MESUT YILMAZ''IN BİR DEDİĞİ BİR DEDİĞİNİ TUTMADI...
YÜCE Divan sıfatıyla toplanan Anayasa Mahkemesi, eski Başbakan Mesut Yılmaz ile eski Devlet Bakanı Güneş Taner’in çarpıcı açıklamalarına sahne oldu. İkinci kez Yüksek Mahkeme heyetinin huzuruna çıkan Yılmaz’ın gizli belgelerin gönderilme tarzıyla ilgili sözleri tartışma yarattı. Yılmaz, Emniyet Genel Müdürlüğü’nün elinde Türkbank ihalesini etkilemeye yönelik istihbarat notunun 20 Mayıs 1998 tarihinden beri bulunduğunu belirterek, bu notun, dönemin İstanbul Valisi ve İçişleri Bakanı’ndan saklandığını, kendisine de ulaştırılmadığını söyledi.
Tanıkların dinlendiği dünkü duruşmada Yılmaz, kendisine Emniyet Genel Müdürlüğü İstihbarat Daire Başkanlığı’ndan gönderildiği belirtilen bilgi notu konusunda, “Gizli bilgi notları festival, düğün davetiyeleri gibi iletildi” dedi. Tanıkların dinlenmesi sırasında söz alan Yılmaz, kendisine İstihbarat Daire Başkanlığı’ndan Korkmaz Yiğit hakkında gönderildiği belirtilen bilgi notunun, önce İçişleri Bakanı’nın bilgisine sunulması gerektiğini söyledi. Başbakanlık bünyesinde istihbarat notlarının tutulduğu bir “Kozmik Ofis” bulunduğunu belirten Yılmaz şöyle konuştu:
“Güneş Taner’e, Türkbank İhalesi’nde ne olduğunu sordum, arkadaşların tereddütleri olduğunu söyledi. Ben de tereddütlerimin olduğunu ama delil bulamadığımı ifade ettim. İhale, 4 Ağustos 1998 Pazartesi saat 13.00’te bitmiş. Bazı kişiler kendilerine sorun atfedileceği endişesiyle devlet kurallarını çiğneyerek bilgi notu göndermişlerdir.
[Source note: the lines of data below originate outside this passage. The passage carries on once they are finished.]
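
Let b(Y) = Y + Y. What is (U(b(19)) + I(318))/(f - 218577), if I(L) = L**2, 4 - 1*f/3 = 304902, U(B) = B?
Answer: -101162/1133271 ≈ -0.089265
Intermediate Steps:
b(Y) = 2*Y
f = -914694 (f = 12 - 3*304902 = 12 - 914706 = -914694)
(U(b(19)) + I(318))/(f - 218577) = (2*19 + 318**2)/(-914694 - 218577) = (38 + 101124)/(-1133271) = 101162*(-1/1133271) = -101162/1133271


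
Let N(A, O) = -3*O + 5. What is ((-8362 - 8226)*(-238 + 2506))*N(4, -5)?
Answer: -752431680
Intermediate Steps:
N(A, O) = 5 - 3*O
((-8362 - 8226)*(-238 + 2506))*N(4, -5) = ((-8362 - 8226)*(-238 + 2506))*(5 - 3*(-5)) = (-16588*2268)*(5 + 15) = -37621584*20 = -752431680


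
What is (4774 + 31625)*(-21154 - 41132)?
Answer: -2267148114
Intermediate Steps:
(4774 + 31625)*(-21154 - 41132) = 36399*(-62286) = -2267148114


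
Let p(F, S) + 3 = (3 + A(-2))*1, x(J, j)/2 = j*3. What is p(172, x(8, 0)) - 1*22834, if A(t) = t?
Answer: -22836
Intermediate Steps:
x(J, j) = 6*j (x(J, j) = 2*(j*3) = 2*(3*j) = 6*j)
p(F, S) = -2 (p(F, S) = -3 + (3 - 2)*1 = -3 + 1*1 = -3 + 1 = -2)
p(172, x(8, 0)) - 1*22834 = -2 - 1*22834 = -2 - 22834 = -22836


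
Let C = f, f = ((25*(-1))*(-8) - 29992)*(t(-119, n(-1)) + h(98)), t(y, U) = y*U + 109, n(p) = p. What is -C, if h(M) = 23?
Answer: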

Bu not festival, düğün davetiyeleri arasında iletilmiştir.”
Yılmaz, bu notun dönemin İstanbul Valisi ve İçişleri Bakanı’ndan saklandığını, kendisine de ulaştırılmadığını söyledi.
İhalenin hemen iptal edilememesinin nedenini açıklayan Güneş Taner ise, “Bu herhangi bir ihale değildi. Elinizde kesin belgeli delil olmadan kanuni izni verilmiş bir ihaleyi iptal ederseniz, sistemde bir korkma olur. Belge olmadan ihaleyi iptal etseydik, Ekspres Bank’a bir hücum olacaktı” dedi. Yılmaz’ın ihaleyi iptal kararı aldıktan sonra 5 gün beklemesinin nedenini ise Taner şu sözlerle açıkladı:
“Kimin kimi dinlediği belli olmayan bir zamanda, telefonda konuşmak mümkün değildi. Ben o zaman ABD’deydim. Yılmaz beni aradı, ‘münferit gelişmeler oldu’ dedi. Ben de kendisine, ‘Biz ihaleye sadece izin verdik 90 günlük süresi var. Delil çıkarsa iptal ederiz’ dedim. Geldiğimde de gereğini yaptık.”
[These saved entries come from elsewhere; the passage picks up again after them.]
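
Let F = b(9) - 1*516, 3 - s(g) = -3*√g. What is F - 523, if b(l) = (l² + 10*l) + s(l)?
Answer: -856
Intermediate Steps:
s(g) = 3 + 3*√g (s(g) = 3 - (-3)*√g = 3 + 3*√g)
b(l) = 3 + l² + 3*√l + 10*l (b(l) = (l² + 10*l) + (3 + 3*√l) = 3 + l² + 3*√l + 10*l)
F = -333 (F = (3 + 9² + 3*√9 + 10*9) - 1*516 = (3 + 81 + 3*3 + 90) - 516 = (3 + 81 + 9 + 90) - 516 = 183 - 516 = -333)
F - 523 = -333 - 523 = -856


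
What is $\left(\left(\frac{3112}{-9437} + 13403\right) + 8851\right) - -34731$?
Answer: $\frac{537764333}{9437} \approx 56985.0$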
Tanıklardan Merkez Bankası eski Başkan Yardımcısı ve Türkbank ihalesini yapan komisyonun başkanı Aydın Esen de, istenen bilginin ihale bittikten sonra iki sivil polis tarafından getirildiğini belirtti. İhale döneminde İçişleri Bakanı olan Kutlu Aktaş ise Yiğit’in kendisine Çakıcı tarafından tehdit edildiğini söylediğini anlattı. Aktaş, Yiğit’in sözlerini aktarırken, “Çakıcı’nın kendisine ‘anaokuluna giden çocuğunun okul saatlerini bildiğini’ söylemiş, Yiğit de bu tehditler yüzünden kimyasının bozulduğunu söyledi” dedi.
Dönemin Hazine Müsteşarı Yener Dinçmen de, Türkbank ihalesine olumsuz yönde etkileyecek yazılı ve sözlü bir belgenin Hazine Müsteşarlığı’na ulaşmadığını söyledi.
Yüce Divan Başkanı Mustafa Bumin, işadamları Mehmet Emin Karamehmet, Erdoğan Demirören ve eski Emniyet Genel Müdürü Necati Bilican, Emniyet İstihbarat Daire Başkanı Sabri Uzun, eski Emniyet İstihbarat Daire Başkanı Emin Aslan, Niyazi Palabıyık, eski İstanbul Emniyet Müdürü Hasan Özdemir ve Aslan Tekin Önel’in tanık olarak dinlenilmesine karar vererek duruşmayı 15 Nisan tarihine erteledi.